While opportunities are significant in the regional area, Yisel Varela, A2E’s CEO, says it is equally important to ensure that national development objectives, which are reflected in public policy, are aligned with the goals of the private sector for the benefit of both parties. “In that area, A2E likes to see itself as the hinge between both, always focusing on implementing the best solutions for its customers to create an attractive market while providing benefits to the country,” she says.
Although IOCs are a strong market for A2E, Varela says the company wants to deepen its footprint with SMEs and strengthen the local value chain. “By offering them opportunities to apply economies of scale, their costs decrease and therefore their competitive advantage increases,” she says. Varela adds that boosting the presence of Mexican human capital domestically and worldwide will not be difficult because of the huge amount of talent in the country. “Mexicans are hardworking people who look for continuous improvement,” she says. “At A2E, our objective is to offer those workers the best opportunities.”
That also benefits companies, says Varela. “At A2E, we provide integral advice for human capital management that includes legal, accountancy, fiscal and even the cultural element, which can be critical to ensure profitability. We have experience in the Mexican industry and our differentiator is that we are specialized in managing Mexican human capital.”
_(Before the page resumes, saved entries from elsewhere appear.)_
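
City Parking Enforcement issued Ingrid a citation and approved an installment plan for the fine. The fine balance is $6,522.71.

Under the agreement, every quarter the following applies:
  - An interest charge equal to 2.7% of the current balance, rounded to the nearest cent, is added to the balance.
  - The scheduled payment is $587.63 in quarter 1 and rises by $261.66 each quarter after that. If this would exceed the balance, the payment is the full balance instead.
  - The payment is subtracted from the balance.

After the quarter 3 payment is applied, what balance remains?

Quarter 1: $6,522.71 +$176.11 interest = $6,698.82; pay $587.63 → $6,111.19
Quarter 2: $6,111.19 +$165.00 interest = $6,276.19; pay $849.29 → $5,426.90
Quarter 3: $5,426.90 +$146.53 interest = $5,573.43; pay $1,110.95 → $4,462.48

$4,462.48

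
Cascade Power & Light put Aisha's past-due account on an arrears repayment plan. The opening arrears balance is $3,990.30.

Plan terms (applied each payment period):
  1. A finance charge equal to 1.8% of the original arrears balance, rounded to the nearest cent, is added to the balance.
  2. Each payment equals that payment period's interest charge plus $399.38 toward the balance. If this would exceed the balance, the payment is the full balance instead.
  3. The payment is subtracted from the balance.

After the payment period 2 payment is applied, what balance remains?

Payment period 1: opening $3,990.30; interest $71.83 → $4,062.13; payment $471.21; balance $3,590.92
Payment period 2: opening $3,590.92; interest $71.83 → $3,662.75; payment $471.21; balance $3,191.54

$3,191.54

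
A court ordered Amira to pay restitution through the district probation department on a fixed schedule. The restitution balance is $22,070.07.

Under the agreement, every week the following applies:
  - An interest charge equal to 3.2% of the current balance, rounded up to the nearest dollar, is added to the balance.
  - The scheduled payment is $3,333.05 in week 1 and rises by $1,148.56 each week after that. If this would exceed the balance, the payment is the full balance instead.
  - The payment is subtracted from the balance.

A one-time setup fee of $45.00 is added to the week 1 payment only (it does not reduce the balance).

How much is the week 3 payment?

$5,630.17

Week 1: $22,070.07 +$707.00 interest = $22,777.07; pay $3,333.05 (+ $45.00 fee) → $19,444.02
Week 2: $19,444.02 +$623.00 interest = $20,067.02; pay $4,481.61 → $15,585.41
Week 3: $15,585.41 +$499.00 interest = $16,084.41; pay $5,630.17 → $10,454.24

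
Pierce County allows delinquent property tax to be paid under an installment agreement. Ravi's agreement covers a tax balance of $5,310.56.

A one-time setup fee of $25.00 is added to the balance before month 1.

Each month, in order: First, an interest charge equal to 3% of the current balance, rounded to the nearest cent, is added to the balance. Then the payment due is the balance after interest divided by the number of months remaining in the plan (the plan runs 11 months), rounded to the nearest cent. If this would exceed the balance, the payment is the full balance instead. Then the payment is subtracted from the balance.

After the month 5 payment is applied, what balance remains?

Month 1: $5,335.56 +$160.07 interest = $5,495.63; pay $499.60 → $4,996.03
Month 2: $4,996.03 +$149.88 interest = $5,145.91; pay $514.59 → $4,631.32
Month 3: $4,631.32 +$138.94 interest = $4,770.26; pay $530.03 → $4,240.23
Month 4: $4,240.23 +$127.21 interest = $4,367.44; pay $545.93 → $3,821.51
Month 5: $3,821.51 +$114.65 interest = $3,936.16; pay $562.31 → $3,373.85

$3,373.85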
Marmolejo adds that the oil and gas industry has all it needs to become stronger, pointing to the success of the automotive industry as an appropriate model. “We have a very good example of what we can achieve through the Mexican automotive miracle, which turned Mexico into a manufacturing hub for automobiles and auto parts,” he says. “We believe that this miracle can be replicated in the oil and gas industry and we are working with that objective in mind.” The best way to see that happen is by betting on Mexico’s human capital, he adds.